During the school day, Addison encounters four other students struggling with their own secrets: 
Booker is anxious about seeing Addison. They were sort of a couple until he tried to kiss her. She fled and then tried to end her life. Those two things couldn’t be related, could they? 

Celia feels trapped by her mother’s abusive boyfriend. She can guess why Addison did what she did.

Damion is TikTok-famous and thinks befriending Addison could boost his followers. But what no one knows is he needs the world to remember him since his sick mom doesn’t anymore. 

Avery is considered a loner and doesn’t know Addison, but they have neighboring lockers. With Avery’s older brother in jail for dealing drugs, Avery is desperate for meaningful human connection. 

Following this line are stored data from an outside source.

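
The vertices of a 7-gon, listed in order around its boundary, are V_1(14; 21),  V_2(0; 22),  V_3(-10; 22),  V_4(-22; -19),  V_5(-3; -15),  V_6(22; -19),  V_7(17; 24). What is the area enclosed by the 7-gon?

1367

Apply the shoelace formula: 2A = Σ (x_i·y_{i+1} − x_{i+1}·y_i), indices taken mod 7.
Σ = (308) + (220) + (674) + (273) + (387) + (851) + (21) = 2734
Area = |Σ|/2 = 1367.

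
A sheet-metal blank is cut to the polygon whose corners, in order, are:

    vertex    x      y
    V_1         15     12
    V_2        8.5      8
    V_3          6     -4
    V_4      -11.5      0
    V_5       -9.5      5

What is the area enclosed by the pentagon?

Apply Gauss's area formula: 2A = Σ (x_i·y_{i+1} − x_{i+1}·y_i), indices taken mod 5.
Σ = (18) + (-82) + (-46) + (-57.5) + (-189) = -356.5
Area = |Σ|/2 = 178.25.

178.25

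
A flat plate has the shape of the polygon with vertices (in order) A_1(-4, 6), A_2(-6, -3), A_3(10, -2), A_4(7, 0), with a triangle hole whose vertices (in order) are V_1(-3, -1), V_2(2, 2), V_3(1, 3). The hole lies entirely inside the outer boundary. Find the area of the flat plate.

69

Outer boundary:
Apply the shoelace formula: 2A = Σ (x_i·y_{i+1} − x_{i+1}·y_i), indices taken mod 4.
Σ = (48) + (42) + (14) + (42) = 146
Area = |Σ|/2 = 73.
Hole:
Apply the shoelace (surveyor's) formula: 2A = Σ (x_i·y_{i+1} − x_{i+1}·y_i), indices taken mod 3.
Σ = (-4) + (4) + (8) = 8
Area = |Σ|/2 = 4.
Net area = 73 − 4 = 69.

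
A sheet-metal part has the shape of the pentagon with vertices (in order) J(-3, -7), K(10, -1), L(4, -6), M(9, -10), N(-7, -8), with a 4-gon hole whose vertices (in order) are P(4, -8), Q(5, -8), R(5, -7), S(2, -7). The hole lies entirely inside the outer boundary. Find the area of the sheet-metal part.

41

Outer boundary:
Σ = (73) + (-56) + (14) + (-142) + (25) = -86
Area = |Σ|/2 = 43.
Hole:
P→Q: (4)(-8) − (5)(-8) = 8
Q→R: (5)(-7) − (5)(-8) = 5
R→S: (5)(-7) − (2)(-7) = -21
S→P: (2)(-8) − (4)(-7) = 12
Σ = 4
Area = |Σ|/2 = 2.
Net area = 43 − 2 = 41.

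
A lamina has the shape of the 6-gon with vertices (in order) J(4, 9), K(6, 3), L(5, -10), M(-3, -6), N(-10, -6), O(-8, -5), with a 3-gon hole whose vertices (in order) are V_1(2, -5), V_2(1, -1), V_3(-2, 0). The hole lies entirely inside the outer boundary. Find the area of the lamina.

129

Outer boundary:
J→K: (4)(3) − (6)(9) = -42
K→L: (6)(-10) − (5)(3) = -75
L→M: (5)(-6) − (-3)(-10) = -60
M→N: (-3)(-6) − (-10)(-6) = -42
N→O: (-10)(-5) − (-8)(-6) = 2
O→J: (-8)(9) − (4)(-5) = -52
Σ = -269
Area = |Σ|/2 = 134.5.
Hole:
Apply the shoelace (surveyor's) formula: 2A = Σ (x_i·y_{i+1} − x_{i+1}·y_i), indices taken mod 3.
V_1→V_2: (2)(-1) − (1)(-5) = 3
V_2→V_3: (1)(0) − (-2)(-1) = -2
V_3→V_1: (-2)(-5) − (2)(0) = 10
Σ = 11
Area = |Σ|/2 = 5.5.
Net area = 134.5 − 5.5 = 129.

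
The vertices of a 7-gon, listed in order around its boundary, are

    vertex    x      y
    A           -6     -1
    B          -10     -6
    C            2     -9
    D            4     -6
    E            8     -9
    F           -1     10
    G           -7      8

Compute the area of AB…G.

176

Cross-terms: 26, 102, 24, 12, 71, 62, 55  ⇒  Σ = 352
Area = |Σ|/2 = 176.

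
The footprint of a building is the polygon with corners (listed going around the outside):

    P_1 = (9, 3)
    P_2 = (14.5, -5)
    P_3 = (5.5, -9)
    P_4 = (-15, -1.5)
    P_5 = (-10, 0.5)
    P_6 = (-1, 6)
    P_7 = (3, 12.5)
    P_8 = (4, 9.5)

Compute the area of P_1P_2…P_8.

271.125

Apply the surveyor's formula: 2A = Σ (x_i·y_{i+1} − x_{i+1}·y_i), indices taken mod 8.
Σ = (-88.5) + (-103) + (-143.25) + (-22.5) + (-59.5) + (-30.5) + (-21.5) + (-73.5) = -542.25
Area = |Σ|/2 = 271.125.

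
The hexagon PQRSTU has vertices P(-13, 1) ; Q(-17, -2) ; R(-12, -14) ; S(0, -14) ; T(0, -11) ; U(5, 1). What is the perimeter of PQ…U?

64

|PQ| = √((-4)² + (-3)²) = √25 = 5
|QR| = √((5)² + (-12)²) = √169 = 13
|RS| = √((12)² + (0)²) = √144 = 12
|ST| = √((0)² + (3)²) = √9 = 3
|TU| = √((5)² + (12)²) = √169 = 13
|UP| = √((-18)² + (0)²) = √324 = 18
Perimeter = 5 + 13 + 12 + 3 + 13 + 18 = 64.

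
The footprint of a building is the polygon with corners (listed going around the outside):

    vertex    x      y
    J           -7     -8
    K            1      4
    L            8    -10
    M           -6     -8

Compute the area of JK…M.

97

Cross-terms: -20, -42, -124, -8  ⇒  Σ = -194
Area = |Σ|/2 = 97.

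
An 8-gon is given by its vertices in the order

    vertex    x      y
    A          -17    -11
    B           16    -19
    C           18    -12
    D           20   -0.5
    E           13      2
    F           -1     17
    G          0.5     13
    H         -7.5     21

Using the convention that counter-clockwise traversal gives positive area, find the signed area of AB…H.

837.75

Apply the shoelace formula: 2A = Σ (x_i·y_{i+1} − x_{i+1}·y_i), indices taken mod 8.
Σ = (499) + (150) + (231) + (46.5) + (223) + (-21.5) + (108) + (439.5) = 1675.5
Signed area = Σ/2 = 837.75 (positive ⇒ counter-clockwise traversal).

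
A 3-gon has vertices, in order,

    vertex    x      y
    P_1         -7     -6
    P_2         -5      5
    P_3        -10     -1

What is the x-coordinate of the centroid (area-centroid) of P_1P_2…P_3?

Apply the shoelace (surveyor's) formula. First the cross-terms c_i = x_i·y_{i+1} − x_{i+1}·y_i:
  -65, 55, 53  ⇒  2A = 43, A = 21.5.
Then Σ (x_i + x_{i+1})·c_i = -946, so x̄ = -946 / (6·21.5) = -22/3.

-22/3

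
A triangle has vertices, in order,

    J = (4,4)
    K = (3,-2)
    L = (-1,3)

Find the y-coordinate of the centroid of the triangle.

5/3

Apply the surveyor's formula. First the cross-terms c_i = x_i·y_{i+1} − x_{i+1}·y_i:
  -20, 7, -16  ⇒  2A = -29, A = -14.5.
Then Σ (y_i + y_{i+1})·c_i = -145, so ȳ = -145 / (6·(-14.5)) = 5/3.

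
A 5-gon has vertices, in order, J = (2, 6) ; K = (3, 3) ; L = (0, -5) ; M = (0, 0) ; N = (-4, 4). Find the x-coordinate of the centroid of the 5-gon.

41/177

Apply the shoelace (surveyor's) formula. First the cross-terms c_i = x_i·y_{i+1} − x_{i+1}·y_i:
  -12, -15, 0, 0, -32  ⇒  2A = -59, A = -29.5.
Then Σ (x_i + x_{i+1})·c_i = -41, so x̄ = -41 / (6·(-29.5)) = 41/177.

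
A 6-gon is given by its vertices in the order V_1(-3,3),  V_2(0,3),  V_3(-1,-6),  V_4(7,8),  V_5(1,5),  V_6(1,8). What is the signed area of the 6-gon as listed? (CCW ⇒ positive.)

Cross-terms: -9, 3, 34, 27, 3, 27  ⇒  Σ = 85
Signed area = Σ/2 = 42.5 (positive ⇒ counter-clockwise traversal).

42.5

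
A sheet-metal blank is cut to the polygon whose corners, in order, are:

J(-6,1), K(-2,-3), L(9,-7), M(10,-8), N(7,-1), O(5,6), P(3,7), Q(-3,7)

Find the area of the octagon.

Cross-terms: 20, 41, -2, 46, 47, 17, 42, 39  ⇒  Σ = 250
Area = |Σ|/2 = 125.

125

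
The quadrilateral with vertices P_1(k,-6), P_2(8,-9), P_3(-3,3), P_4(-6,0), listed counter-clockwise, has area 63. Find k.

The doubled signed area Σ (x_i y_{i+1} − x_{i+1} y_i) is linear in k.
With k=0 it equals 99; the coefficient of k is -9 (from the two edges through P_1).
So -9·k + 99 = 2·63 = 126 ⇒ k = -3.

-3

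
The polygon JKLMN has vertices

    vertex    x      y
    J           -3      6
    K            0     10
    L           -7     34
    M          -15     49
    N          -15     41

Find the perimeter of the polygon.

|JK| = √((3)² + (4)²) = √25 = 5
|KL| = √((-7)² + (24)²) = √625 = 25
|LM| = √((-8)² + (15)²) = √289 = 17
|MN| = √((0)² + (-8)²) = √64 = 8
|NJ| = √((12)² + (-35)²) = √1369 = 37
Perimeter = 5 + 25 + 17 + 8 + 37 = 92.

92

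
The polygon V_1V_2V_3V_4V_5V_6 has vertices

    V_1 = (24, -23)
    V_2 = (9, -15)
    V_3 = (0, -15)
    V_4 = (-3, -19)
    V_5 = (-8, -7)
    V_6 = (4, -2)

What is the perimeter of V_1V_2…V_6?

|V_1V_2| = √((-15)² + (8)²) = √289 = 17
|V_2V_3| = √((-9)² + (0)²) = √81 = 9
|V_3V_4| = √((-3)² + (-4)²) = √25 = 5
|V_4V_5| = √((-5)² + (12)²) = √169 = 13
|V_5V_6| = √((12)² + (5)²) = √169 = 13
|V_6V_1| = √((20)² + (-21)²) = √841 = 29
Perimeter = 17 + 9 + 5 + 13 + 13 + 29 = 86.

86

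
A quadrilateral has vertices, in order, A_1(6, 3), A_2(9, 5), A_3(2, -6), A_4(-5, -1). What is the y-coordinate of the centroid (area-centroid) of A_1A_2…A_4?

Apply the shoelace formula. First the cross-terms c_i = x_i·y_{i+1} − x_{i+1}·y_i:
  3, -64, -32, -9  ⇒  2A = -102, A = -51.
Then Σ (y_i + y_{i+1})·c_i = 294, so ȳ = 294 / (6·(-51)) = -49/51.

-49/51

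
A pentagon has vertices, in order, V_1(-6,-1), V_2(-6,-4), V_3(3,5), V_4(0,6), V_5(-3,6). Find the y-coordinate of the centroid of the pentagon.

Apply the shoelace (surveyor's) formula. First the cross-terms c_i = x_i·y_{i+1} − x_{i+1}·y_i:
  18, -18, 18, 18, 39  ⇒  2A = 75, A = 37.5.
Then Σ (y_i + y_{i+1})·c_i = 501, so ȳ = 501 / (6·37.5) = 167/75.

167/75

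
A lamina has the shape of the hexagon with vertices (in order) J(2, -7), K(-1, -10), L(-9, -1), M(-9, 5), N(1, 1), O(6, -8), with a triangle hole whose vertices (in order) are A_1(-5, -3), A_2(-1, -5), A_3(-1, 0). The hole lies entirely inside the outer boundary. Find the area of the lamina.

Outer boundary:
Σ = (-27) + (-89) + (-54) + (-14) + (-14) + (-26) = -224
Area = |Σ|/2 = 112.
Hole:
Cross-terms: 22, -5, 3  ⇒  Σ = 20
Area = |Σ|/2 = 10.
Net area = 112 − 10 = 102.

102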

Swimming in a Sea of Stars is a poignant and gripping novel about how we’re all interconnected, like the stars in the night sky that form constellations and map out the universe, and if even one star goes missing, the effect is profound.

 My review:
This book totally drew me in from the first page. I don't always like books with several narrators, but I liked each of the five here. I also really enjoyed seeing how their interactions impacted each other, just small things or words that were just the nudge that another character needed to think about things (including each other) differently. I appreciated the honesty of the emotions. I think that's my favorite think about a well-written YA book; the emotions are palpable. In a book that covers topics of attempted suicide, abuse, cancer, etc., those emotions and the plot could have become overwhelming, but I think Julie Wright did a great job of finding the balance of not making them too much for the reader while still making them real and not sugarcoated or overly simplistic. I also liked the feeling of hope as the book progressed. With a book that covers so much--and all occurs in one day--realistically, we're not going to see everything resolve perfectly, but I think where it ended for each character was hopeful. Part of me really wanted an epilogue because I'd love to know what happened to each character, but I also wonder if it could have felt believable; the characters still have a lot of emotional work to do and skipping that to include an epilogue might have diluted their experiences and the power of their processes of coping and learning and growing.

This book covers important topics and is very well-written. I definitely recommend this to teens and adults alike. 4.5 stars.
I read an ARC provided by the publisher. All opinions are my own.